Two batting lineups at their absolute best, a surface that offered bowlers almost nothing and 35,000 people inside the ground with millions more watching online. By the time the last ball was bowled and India had won and the celebrations had started the statisticians were already working through what had just happened across those forty overs. What they found would definitely made them look twice. Not one record broken. Not two. Several of them, sitting at the very top of lists that cover every T20 international ever played anywhere in the world.
The night at the Wankhede when the white ball barely touched the ground
For years the record for most sixes in a T20 World Cup match belonged to Netherlands and Ireland who cleared the rope 30 times in Sylhet back in 2014. It felt like the kind of number that would be around for a while. Then this tournament came along and the Wankhede broke it twice in the same competition.
West Indies and Zimbabwe hit 31 sixes at this same ground earlier in the tournament. That was enough to beat a record that had stood for twelve years. It lasted a few weeks before Wednesday arrived.
India and England hit 34.
Thirty four sixes in a single T20 World Cup semi-final. India's innings alone accounted for 19 of them, the most ever hit by one team in a single T20 World Cup innings. Sanju Samson hit seven. Jacob Bethell hit seven from the other dressing room and kept England in a chase that had no right to be as close as it was. The white ball spent more time in the stands than on the pitch. By the end of the night the boundary rope had stopped feeling like a real obstacle and started feeling like something both teams treated as optional.

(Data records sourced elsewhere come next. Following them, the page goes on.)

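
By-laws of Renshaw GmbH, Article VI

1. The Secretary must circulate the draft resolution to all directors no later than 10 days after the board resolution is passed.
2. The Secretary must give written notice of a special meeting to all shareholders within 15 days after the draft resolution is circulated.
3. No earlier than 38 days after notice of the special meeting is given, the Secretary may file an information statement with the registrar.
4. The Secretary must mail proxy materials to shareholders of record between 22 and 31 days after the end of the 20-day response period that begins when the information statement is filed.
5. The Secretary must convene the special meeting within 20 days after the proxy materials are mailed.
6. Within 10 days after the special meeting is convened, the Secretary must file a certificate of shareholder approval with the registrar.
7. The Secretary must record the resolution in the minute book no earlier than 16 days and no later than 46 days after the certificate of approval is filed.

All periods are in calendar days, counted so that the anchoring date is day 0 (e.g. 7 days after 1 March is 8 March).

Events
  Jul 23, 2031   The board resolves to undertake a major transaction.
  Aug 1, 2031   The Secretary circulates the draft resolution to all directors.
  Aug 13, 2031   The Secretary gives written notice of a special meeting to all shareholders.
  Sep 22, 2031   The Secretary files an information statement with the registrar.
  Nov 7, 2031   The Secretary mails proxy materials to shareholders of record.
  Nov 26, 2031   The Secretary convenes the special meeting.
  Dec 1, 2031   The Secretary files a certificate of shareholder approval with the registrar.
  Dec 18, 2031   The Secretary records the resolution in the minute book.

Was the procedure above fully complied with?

Step 1: 10 days after Jul 23, 2031 (when the board resolution is passed) is Aug 2, 2031; done Aug 1, 2031 — timely.
Step 2: 15 days after Aug 1, 2031 (when the draft resolution is circulated) is Aug 16, 2031; done Aug 13, 2031 — timely.
Step 3: the earliest permitted date is 38 days after Aug 13, 2031 (when notice of the special meeting is given), i.e. Sep 20, 2031; Sep 22, 2031 is on or after that date.
Step 4: the window is 22–31 days after Oct 12, 2031 (end of the 20-day response period, which began when the information statement is filed on Sep 22, 2031), so Nov 3, 2031 through Nov 12, 2031; done Nov 7, 2031 — within the window.
Step 5: 20 days after Nov 7, 2031 (when the proxy materials are mailed) is Nov 27, 2031; done Nov 26, 2031 — timely.
Step 6: 10 days after Nov 26, 2031 (when the special meeting is convened) is Dec 6, 2031; completed Dec 1, 2031, before the deadline.
Step 7: the window is 16–46 days after Dec 1, 2031 (when the certificate of approval is filed), so Dec 17, 2031 through Jan 16, 2032; Dec 18, 2031 falls inside that range.

Yes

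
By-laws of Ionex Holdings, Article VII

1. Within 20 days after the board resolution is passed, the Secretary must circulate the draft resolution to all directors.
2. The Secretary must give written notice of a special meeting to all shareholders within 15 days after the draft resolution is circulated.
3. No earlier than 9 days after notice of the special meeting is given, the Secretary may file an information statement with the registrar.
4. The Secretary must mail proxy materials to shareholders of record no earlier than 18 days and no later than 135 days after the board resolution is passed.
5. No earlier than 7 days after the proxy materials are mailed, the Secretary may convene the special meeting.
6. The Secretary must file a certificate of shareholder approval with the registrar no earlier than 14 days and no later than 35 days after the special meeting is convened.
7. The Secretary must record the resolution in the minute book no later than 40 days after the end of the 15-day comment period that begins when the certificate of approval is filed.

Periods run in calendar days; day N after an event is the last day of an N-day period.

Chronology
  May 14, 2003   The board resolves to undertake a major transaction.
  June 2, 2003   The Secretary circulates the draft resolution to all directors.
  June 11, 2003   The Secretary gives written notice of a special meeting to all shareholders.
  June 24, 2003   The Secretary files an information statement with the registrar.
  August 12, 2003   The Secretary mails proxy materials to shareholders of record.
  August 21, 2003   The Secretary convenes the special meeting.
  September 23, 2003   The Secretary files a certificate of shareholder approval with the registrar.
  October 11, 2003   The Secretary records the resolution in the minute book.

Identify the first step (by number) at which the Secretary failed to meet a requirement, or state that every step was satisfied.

None — every step was satisfied

Step 1 — counting 20 days from May 14, 2003 (when the board resolution is passed) gives a deadline of June 3, 2003; June 2, 2003 is within that limit.
Step 2 — counting 15 days from June 2, 2003 (when the draft resolution is circulated) gives a deadline of June 17, 2003; done June 11, 2003 — timely.
Step 3 — must wait 9 days from June 11, 2003 (when notice of the special meeting is given), so not before June 20, 2003; done June 24, 2003 — permitted.
Step 4 — 18 and 135 days from May 14, 2003 (when the board resolution is passed) are June 1, 2003 and September 26, 2003 respectively; August 12, 2003 falls inside that range.
Step 5 — must wait 7 days from August 12, 2003 (when the proxy materials are mailed), so not before August 19, 2003; done August 21, 2003, after the minimum wait.
Step 6 — 14 and 35 days from August 21, 2003 (when the special meeting is convened) are September 4, 2003 and September 25, 2003 respectively; done September 23, 2003, which is between those dates.
Step 7 — counting 40 days from October 8, 2003 (end of the 15-day comment period, which began when the certificate of approval is filed on September 23, 2003) gives a deadline of November 17, 2003; October 11, 2003 is within that limit.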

The 499 that almost became something else
South Africa and West Indies combined for 517 runs in Centurion in 2023 and that is still the all-time record for men's T20 internationals. Wednesday night at the Wankhede is now the closest any match has come to it.
India put up 253 for 7 and England replied with 246 for 9 and the forty overs between them produced 499 runs in total. That is the highest aggregate ever recorded in a T20 World Cup match, beating the 459 that England and South Africa put together at this exact same Wankhede ground back in 2016 by a full forty runs. In the entire history of men's T20 international cricket only that one Centurion match sits above Wednesday night.

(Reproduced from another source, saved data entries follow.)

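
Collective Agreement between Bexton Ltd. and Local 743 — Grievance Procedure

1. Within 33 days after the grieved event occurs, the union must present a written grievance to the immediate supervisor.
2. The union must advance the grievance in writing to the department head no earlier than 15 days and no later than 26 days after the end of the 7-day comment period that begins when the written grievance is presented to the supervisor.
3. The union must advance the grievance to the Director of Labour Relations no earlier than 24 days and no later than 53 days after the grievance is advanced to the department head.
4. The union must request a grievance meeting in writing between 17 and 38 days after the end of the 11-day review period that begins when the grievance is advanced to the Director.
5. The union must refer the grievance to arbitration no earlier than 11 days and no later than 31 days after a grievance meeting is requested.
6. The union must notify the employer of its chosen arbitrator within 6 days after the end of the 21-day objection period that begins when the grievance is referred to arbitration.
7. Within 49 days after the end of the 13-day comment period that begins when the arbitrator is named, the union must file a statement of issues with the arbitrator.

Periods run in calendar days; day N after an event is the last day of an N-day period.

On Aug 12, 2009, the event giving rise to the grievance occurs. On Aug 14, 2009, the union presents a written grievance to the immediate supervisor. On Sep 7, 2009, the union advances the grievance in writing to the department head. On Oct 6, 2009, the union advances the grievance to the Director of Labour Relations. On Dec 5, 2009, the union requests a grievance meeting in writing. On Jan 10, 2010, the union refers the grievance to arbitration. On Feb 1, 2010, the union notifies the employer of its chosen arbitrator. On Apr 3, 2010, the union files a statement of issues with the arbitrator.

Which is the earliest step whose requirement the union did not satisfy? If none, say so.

Step 4

Step 1 — counting 33 days from Aug 12, 2009 (when the grieved event occurs) gives a deadline of Sep 14, 2009; done Aug 14, 2009 — timely.
Step 2 — 15 and 26 days from Aug 21, 2009 (end of the 7-day comment period, which began when the written grievance is presented to the supervisor on Aug 14, 2009) are Sep 5, 2009 and Sep 16, 2009 respectively; done Sep 7, 2009, which is between those dates.
Step 3 — 24 and 53 days from Sep 7, 2009 (when the grievance is advanced to the department head) are Oct 1, 2009 and Oct 30, 2009 respectively; Oct 6, 2009 falls inside that range.
Step 4 — 17 and 38 days from Oct 17, 2009 (end of the 11-day review period, which began when the grievance is advanced to the Director on Oct 6, 2009) are Nov 3, 2009 and Nov 24, 2009 respectively; done Dec 5, 2009 — 11 days after the window closed.
No need to go further; step 4 was not satisfied.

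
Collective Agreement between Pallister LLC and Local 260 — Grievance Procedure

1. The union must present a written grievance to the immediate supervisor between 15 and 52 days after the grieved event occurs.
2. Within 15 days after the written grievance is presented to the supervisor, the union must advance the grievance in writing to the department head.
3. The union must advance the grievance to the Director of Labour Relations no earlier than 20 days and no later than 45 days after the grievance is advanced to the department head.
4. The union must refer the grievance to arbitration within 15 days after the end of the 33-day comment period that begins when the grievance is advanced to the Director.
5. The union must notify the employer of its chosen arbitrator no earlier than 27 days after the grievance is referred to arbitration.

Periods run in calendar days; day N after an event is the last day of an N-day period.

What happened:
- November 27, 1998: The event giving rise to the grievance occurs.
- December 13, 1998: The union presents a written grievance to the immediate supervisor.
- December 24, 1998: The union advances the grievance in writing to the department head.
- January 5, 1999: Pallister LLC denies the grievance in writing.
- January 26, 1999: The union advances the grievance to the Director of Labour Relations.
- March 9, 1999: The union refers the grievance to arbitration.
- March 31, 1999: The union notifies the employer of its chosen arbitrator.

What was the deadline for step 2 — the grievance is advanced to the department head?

December 28, 1998

Step 2 runs from December 13, 1998, when the written grievance is presented to the supervisor. 15 days after December 13, 1998 is December 28, 1998.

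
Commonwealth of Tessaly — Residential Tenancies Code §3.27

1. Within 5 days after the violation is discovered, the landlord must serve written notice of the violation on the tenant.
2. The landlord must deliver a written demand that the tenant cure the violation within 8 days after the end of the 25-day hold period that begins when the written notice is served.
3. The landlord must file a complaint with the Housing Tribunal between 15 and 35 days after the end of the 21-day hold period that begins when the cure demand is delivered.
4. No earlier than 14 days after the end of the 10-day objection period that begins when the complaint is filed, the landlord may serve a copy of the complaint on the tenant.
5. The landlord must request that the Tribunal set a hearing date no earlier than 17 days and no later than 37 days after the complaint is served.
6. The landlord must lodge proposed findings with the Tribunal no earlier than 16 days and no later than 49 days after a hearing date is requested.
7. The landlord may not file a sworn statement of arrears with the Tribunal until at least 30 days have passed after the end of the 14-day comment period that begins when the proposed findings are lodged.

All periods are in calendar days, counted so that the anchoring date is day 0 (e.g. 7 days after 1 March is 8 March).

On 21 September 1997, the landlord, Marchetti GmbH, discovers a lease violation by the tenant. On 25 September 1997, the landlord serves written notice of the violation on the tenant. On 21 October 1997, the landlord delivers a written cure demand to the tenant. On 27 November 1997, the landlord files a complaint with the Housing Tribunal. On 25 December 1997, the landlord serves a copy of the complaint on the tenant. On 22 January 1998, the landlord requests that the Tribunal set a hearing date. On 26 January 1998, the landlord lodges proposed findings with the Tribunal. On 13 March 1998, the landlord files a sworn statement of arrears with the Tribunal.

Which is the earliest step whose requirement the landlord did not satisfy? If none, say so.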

The 500th run never came. Jofra Archer hit three sixes off the final three balls of the match and took England to within seven runs of India's total and the aggregate finished at 499. One run short of a round number that would have looked even more remarkable in the record books. The drama of the final over almost produced something even bigger. Almost.

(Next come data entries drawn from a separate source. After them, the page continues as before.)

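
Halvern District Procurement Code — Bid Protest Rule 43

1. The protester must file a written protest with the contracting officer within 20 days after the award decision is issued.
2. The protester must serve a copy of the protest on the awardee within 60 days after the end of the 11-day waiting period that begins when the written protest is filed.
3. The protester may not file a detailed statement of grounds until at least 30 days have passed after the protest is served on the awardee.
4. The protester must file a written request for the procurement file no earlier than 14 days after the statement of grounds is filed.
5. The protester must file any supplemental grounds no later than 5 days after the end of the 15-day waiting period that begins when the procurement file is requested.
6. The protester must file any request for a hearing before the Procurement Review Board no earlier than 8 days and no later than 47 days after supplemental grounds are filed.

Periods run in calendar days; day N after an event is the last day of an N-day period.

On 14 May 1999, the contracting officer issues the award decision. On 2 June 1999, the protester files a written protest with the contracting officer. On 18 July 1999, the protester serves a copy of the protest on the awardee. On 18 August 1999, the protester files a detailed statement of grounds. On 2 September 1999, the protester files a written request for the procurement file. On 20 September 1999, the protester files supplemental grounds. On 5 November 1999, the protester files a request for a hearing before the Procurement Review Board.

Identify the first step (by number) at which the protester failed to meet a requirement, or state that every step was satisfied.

Step 1: 20 days after 14 May 1999 (when the award decision is issued) is 3 June 1999; done 2 June 1999 — timely.
Step 2: 60 days after 13 June 1999 (end of the 11-day waiting period, which began when the written protest is filed on 2 June 1999) is 12 August 1999; done 18 July 1999 — timely.
Step 3: the earliest permitted date is 30 days after 18 July 1999 (when the protest is served on the awardee), i.e. 17 August 1999; 18 August 1999 is on or after that date.
Step 4: the earliest permitted date is 14 days after 18 August 1999 (when the statement of grounds is filed), i.e. 1 September 1999; 2 September 1999 is on or after that date.
Step 5: 5 days after 17 September 1999 (end of the 15-day waiting period, which began when the procurement file is requested on 2 September 1999) is 22 September 1999; completed 20 September 1999, before the deadline.
Step 6: the window is 8–47 days after 20 September 1999 (when supplemental grounds are filed), so 28 September 1999 through 6 November 1999; done 5 November 1999 — within the window.

None — every step was satisfied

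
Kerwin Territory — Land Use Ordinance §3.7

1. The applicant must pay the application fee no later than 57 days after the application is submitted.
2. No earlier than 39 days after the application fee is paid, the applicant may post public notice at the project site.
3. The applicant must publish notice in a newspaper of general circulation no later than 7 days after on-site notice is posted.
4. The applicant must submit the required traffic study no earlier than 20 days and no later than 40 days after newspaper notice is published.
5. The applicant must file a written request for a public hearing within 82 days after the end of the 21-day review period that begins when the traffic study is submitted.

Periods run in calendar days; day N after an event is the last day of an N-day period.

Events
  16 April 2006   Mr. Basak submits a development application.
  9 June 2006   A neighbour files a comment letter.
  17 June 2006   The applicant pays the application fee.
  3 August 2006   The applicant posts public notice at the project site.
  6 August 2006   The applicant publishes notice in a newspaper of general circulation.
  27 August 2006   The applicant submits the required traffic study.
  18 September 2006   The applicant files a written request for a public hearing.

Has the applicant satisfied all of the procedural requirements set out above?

Step 1 — counting 57 days from 16 April 2006 (when the application is submitted) gives a deadline of 12 June 2006; 17 June 2006 misses that deadline by 5 days.
That is the first point of non-compliance.

No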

The final in Ahmedabad between India and New Zealand could go the same way
There is one more number worth mentioning before Sunday.
India scored 253 for 7 and England scored 246 for 9 and the two innings together added up to 499 runs across forty overs. That game now sits third on the all-time list for men's T20 internationals behind only Centurion 2023 and Wednesday night at the Wankhede. The same two teams that produced that 496 are meeting at the Narendra Modi Stadium on Sunday for the T20 World Cup final.
India have now been involved in three of the four highest scoring T20 international matches ever played. The 499 on Wednesday. The 496 against New Zealand in Thiruvananthapuram. India were also part of a 488 run game at Lauderhill in 2016 and the numbers have only gone up since then.
Finn Allen just hit the fastest century in T20 World Cup history. Sanju Samson has been in the form of his life. Both teams have shown across this tournament that 250 is a starting point rather than a target and the Narendra Modi Stadium in Ahmedabad has its own history of big scoring days.
Wednesday night at the Wankhede set the record for the highest scoring T20 World Cup match ever played. Sunday in Ahmedabad has everything it needs to go further.